Support for legacy Substreams RPC protocol sf.substreams.v1 is expected to end by June 6 2023. What this means is that you will need to update to at least this release if you are running substreams-sink-postgres in production. Otherwise, after this date, your current binary will stop working and will return errors that sf.substreams.v1.Blocks is not supported on the endpoint.

From a database and operator standpoint, this binary is fully backward compatible with your current schema. Updating to this binary will continue to sink just like if you used a prior release.

Retryable Errors

The errors coming from Postgres are not retried anymore and will stop the binary immediately.

Operators

If you were using environment variable to configure the binary, note that the environment prefix has changed from SINK_ to SINK_POSTGRES_.

Changed

  • Deprecated The flag --irreversible-only is deprecated, use --final-blocks-only instead.

Added

  • Added command substreams-sink-postgres tools --dsn <dsn> cursor read to read the current cursors stored in your database.

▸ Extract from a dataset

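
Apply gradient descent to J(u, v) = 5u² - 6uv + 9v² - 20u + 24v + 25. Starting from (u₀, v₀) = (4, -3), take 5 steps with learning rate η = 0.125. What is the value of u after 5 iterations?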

  • Dangerous Added command substreams-sink-postgres tools --dsn <dsn> cursor write <module_hash> <cursor> to update the cursor in your database for the given <module_hash>

    Warning This is a destructive operation, be sure you understand the consequences of updating the cursor.

  • Dangerous Added command substreams-sink-postgres tools --dsn <dsn> cursor delete [<module_hash>|--all] to delete the cursor associated with the given module's hash or all cursors if --all is used.

    Warning This is a destructive operation, be sure you understand the consequences of updating the cursor.

v1.0.0

Highlights

This is the latest release before upgrading to Substreams RPC v2.

Added

  • Added --infinite-retry to never exit on error and retry indefinitely instead.

  • Added --development-mode to run in development mode.

    Warning You should use that flag for testing purposes, development mode drastically reduce performance you get from the server.

  • Added --irreversible-only to only deal with final (irreversible) blocks.